Luckily, Hashimoto and Tsuruoka have done just that! Their basic approach is to train a word embedding that has both a compositional and non-compositional model for every phrase, and figure out how to blend the two. (For an overview of word embeddings, see my previous post.)

Representing phrases as a combination of meanings


In more detail, they trained two embeddings for a phrase p, c(p) and n(p), which are the compositional and non-compositional embeddings respectively. Then they combined these two representations using a weighting function, a(p), which could range from 0 to 1 (from compositional to non-compositional). The final embedding for a phrase is then:

v(p) = a(p) * c(p) + (1-a(p)) * n(p)

a(p) is parameterized as a logistic regression for phrase p. When they trained their embedding, they performed a joint optimization for both v(p) and a(p). This means that for every phrase they got its vector representation v(p) as well as a measure of its compositionality, a(p). They trained on the British National Corpus, and English Wikipedia.

For select phrases, they visualized how the compositionality weight changed over epochs of training.  They initialized all phrases' a(p) = 0.5; over time these weights diverged towards mostly compositional or non-compositional:
Compositionality scores change over the course of training. Phrases like "buy car" are judged to be compositional while "shed light" is not. Only one phrase is in the middle, "make noise."
They also provided some examples of phrase similarity using different compositional alphas, which illustrate how treating non-compositional phrases as compositional can yield strange results.

Similar phrases for selected phrases using compositional (a(VO) = 1), mixed (0.5), or non-compositional (0.1-0.14) embeddings. 


Evaluation


After getting their embedding and compositionality weights for phrases, they evaluated their embedding on verb-object pairs that had been scored by humans for their compositionality (I wonder how many of the scorers were NLP grad students). For example, "buy car" was given a high compositionality score of 6, while "bear fruit" was given a score of 1. They then compared their embedding's compositionality weights to the human scores using Spearman correlation, and found a correlation of 0.5, compared to the human-human correlation of 0.7. Pretty good!

As a second evaluation, they used a subject-verb-object (SVO) dataset that was rated for how similar pairs of SVOs were, in the context of polysemous verbs.

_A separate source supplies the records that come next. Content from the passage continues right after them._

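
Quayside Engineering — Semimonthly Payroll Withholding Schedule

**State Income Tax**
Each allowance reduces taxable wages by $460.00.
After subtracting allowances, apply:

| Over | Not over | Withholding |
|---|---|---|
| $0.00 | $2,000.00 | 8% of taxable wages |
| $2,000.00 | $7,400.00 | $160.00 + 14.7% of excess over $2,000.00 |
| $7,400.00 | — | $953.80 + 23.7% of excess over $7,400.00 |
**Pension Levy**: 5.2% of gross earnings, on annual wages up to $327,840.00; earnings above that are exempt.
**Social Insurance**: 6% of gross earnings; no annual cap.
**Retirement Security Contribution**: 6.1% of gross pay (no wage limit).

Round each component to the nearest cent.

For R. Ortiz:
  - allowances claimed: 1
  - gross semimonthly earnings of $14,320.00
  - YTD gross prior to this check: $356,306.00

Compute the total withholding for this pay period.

$4,217.54

State Income Tax: taxable = $14,320.00 − 1×$460.00 = $13,860.00
  $953.80 + 23.7% × ($13,860.00 − $7,400.00) = $953.80 + 23.7% × $6,460.00 = $2,484.82
Pension Levy: YTD $356,306.00 ≥ cap $327,840.00 → $0.00
Social Insurance: 6% × $14,320.00 = $859.20
Retirement Security Contribution: 6.1% × $14,320.00 = $873.52
Total: $2,484.82 + $0.00 + $859.20 + $873.52 = $4,217.54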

For example, "run" and "operate" are similar in the phrases "people run companies" and "people operate companies," but "people move companies" is not similar to either.  Again they used Spearman correlation, and this time got 0.6 compared to 0.75.

Conclusion

I feel like the conclusion of this paper is a "no duh": if a phrase is non-compositional, treat it as a unique entity; if a phrase is compositional, just use the meaning of its individual words. The joint optimization was pretty cool, although I wonder about its speed. I like that word2vec can be trained in ten minutes on a few million documents.

I also wonder whether phrases can be cleanly separated into compositional and non-compositional phrases, which would make things much simpler. To know that, we would have to know the distribution of compositionality scores, which I wish they showed (computer science papers are generally mediocre when it comes to presenting data). If compositionality is bimodally distributed, it would be fairly easy to calculate it in normal word2vec space: you calculate the cosine similarity between the phrase and its components, and measure it! Then if they are similar, you could break up the phrase, and retrain the model.

(Postscript: I did this on a corpus of Microsoft support text. The distribution of cosine similarity between a phrase and the mean of its constituent words is normal-ish, which makes identifying compositional and non-compositional words less clean. Maybe a good heuristic for whether to treat a phrase as a token is: keep it if it's is bottom 25% for cosine similarity; or keep it if it's common enough to get a good embedding.)